Negara yang "aneh" namanya tentu Pantai Gading atau Cote d'Ivoire atau Ivory Coast. Nama terakhir ini menjadi negaranya Didier Drogba, karena catatan sejarah hitam dari satu dari 16 negara Afrika Barat ini, Pantai Gading dulunya memang pelabuhan pengiriman dan gudang gading, berikut budak-budak hitam yang kuli angkut gading gajah itu.

Selain nama negara itu menjadi nama negara, dulunya Ghana juga disebut Pantai Emas atau Gold Coast di zamannya juragan penjajah Inggris. Iya Pantai Emas atau Ghana, karena sejarah menyebutkan Inggris menemukan tambang bijih emas besar-besar, malah pernah satu bijih emas terbesarnya itu tidak bisa diangkut kuda beban.

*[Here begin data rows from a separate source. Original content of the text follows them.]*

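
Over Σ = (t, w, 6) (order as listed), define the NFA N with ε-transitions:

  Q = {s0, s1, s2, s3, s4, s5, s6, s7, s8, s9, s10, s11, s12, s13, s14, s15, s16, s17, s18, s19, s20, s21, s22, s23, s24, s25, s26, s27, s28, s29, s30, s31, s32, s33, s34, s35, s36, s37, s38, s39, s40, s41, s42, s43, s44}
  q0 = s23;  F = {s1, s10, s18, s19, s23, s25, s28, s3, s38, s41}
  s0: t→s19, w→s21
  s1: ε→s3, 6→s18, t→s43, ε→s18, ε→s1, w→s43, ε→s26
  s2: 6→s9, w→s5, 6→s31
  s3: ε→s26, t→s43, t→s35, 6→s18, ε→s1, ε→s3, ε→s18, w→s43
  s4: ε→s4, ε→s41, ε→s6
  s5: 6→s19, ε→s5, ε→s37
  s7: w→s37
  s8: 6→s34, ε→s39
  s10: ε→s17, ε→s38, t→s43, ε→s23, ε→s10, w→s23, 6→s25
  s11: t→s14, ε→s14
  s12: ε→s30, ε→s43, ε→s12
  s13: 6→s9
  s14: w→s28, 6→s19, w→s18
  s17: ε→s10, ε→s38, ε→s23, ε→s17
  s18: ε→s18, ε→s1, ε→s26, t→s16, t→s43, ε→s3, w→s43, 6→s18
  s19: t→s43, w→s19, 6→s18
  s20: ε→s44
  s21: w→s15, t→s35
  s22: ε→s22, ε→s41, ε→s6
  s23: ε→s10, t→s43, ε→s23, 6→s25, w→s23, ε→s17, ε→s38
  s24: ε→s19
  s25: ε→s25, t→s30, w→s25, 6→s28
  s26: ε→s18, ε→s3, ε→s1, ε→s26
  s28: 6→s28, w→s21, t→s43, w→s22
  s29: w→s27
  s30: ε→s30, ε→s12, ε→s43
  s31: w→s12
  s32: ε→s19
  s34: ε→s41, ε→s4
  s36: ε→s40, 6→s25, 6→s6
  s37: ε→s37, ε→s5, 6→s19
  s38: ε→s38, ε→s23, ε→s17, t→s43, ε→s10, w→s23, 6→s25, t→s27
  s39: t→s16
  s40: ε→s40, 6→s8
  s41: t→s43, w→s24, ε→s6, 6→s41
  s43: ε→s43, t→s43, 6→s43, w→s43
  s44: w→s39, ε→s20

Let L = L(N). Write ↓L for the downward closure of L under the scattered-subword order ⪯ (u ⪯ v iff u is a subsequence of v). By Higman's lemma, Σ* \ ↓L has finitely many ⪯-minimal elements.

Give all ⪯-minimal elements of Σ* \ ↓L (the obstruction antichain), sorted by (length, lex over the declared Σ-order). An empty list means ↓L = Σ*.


|Q|=45, |F|=10, |δ|=121 (61 ε).
min D↑ (7 st, q0=0, F={1}): 0:t→1,w→0,6→2 1:t→1,w→1,6→1 2:t→1,w→2,6→3 3:t→1,w→4,6→3 4:t→1,w→5,6→4 5:t→1,w→5,6→6 6:t→1,w→1,6→6 [Hopcroft].
't': N↓-sim [23, 6] end={s12,s16,s27,s30,s35,s43} — reject; 1/1 del acc.
'66ww6w': run [23, 18, 15, 14, 10, 7, 1] end={s43} rej; 6/6 single-dels accept.
2 minimals (antichain).

Antichain: [t, 66ww6w].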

Negara-negara mantan eksportir budak, gading, dan emas sungguh bekas daerah jajahan Perancis dan Inggris sehingga kini rakyatnya masih berbahasa Perancis atau Frankofon dan Inggris atau Anglofon. Juga negara Afrika Barat yang pasukannya ke Afsel memiliki catatan bagus di mana Senegal menjadi juara Olimpiade 1996 (Senegal), juga Kamerun sebagai juara Olimpiade 2000 dan Ghana sebagai juara Yunior 2009.

Selain empat pasukan negara bertetanggaan di Afrika Barat, Aljazair justru berasal dari negara di ujung "tanduk" barat Benua Afrika, berhadapan dengan Laut Mediterania dan negara Spanyol dan Perancis. Sementara Afsel berada di ujung selatannya Benua Afrika. Di sinilah selama musim dingin Juni-Juli, keenam pasukan Afrika berlaga dengan kobaran semangat, karena di pertandingan pembukaan 11 Juni lalu, Siphiwe Tshabalala (26) dari Afsel justru bikin tol panglaris dan menahan laju Meksiko dengan skor 1-1.

Waktu masih berjalan, sejumlah tim Afrika, seperti Kamerun, Nigeria, dan tuan rumah Afsel, sudah gugur, tetapi sebagian lain, seperti Ghana, Aljazair, dan Pantai Gading, masih berjibaku, bahkan mungkin dengan mantan penjajahnya tanpa niatan balas dendam. Ke-32 peserta ini mau ber-fair play, juga tahu apa artinya persahabatan lintas negara dan budaya, tanpa melihat hitam putih dan warna kulit lawan mainnya. Sejauh ini mereka tidak berniat bikin sekretariat bersama golongan klub bola, atau Sekber Golbol antarpasukan Afrika, Eropa, Amerika, Asia, dan Oceania—tentunya tidak termasuk PSSI yang Pancasila, iyalah.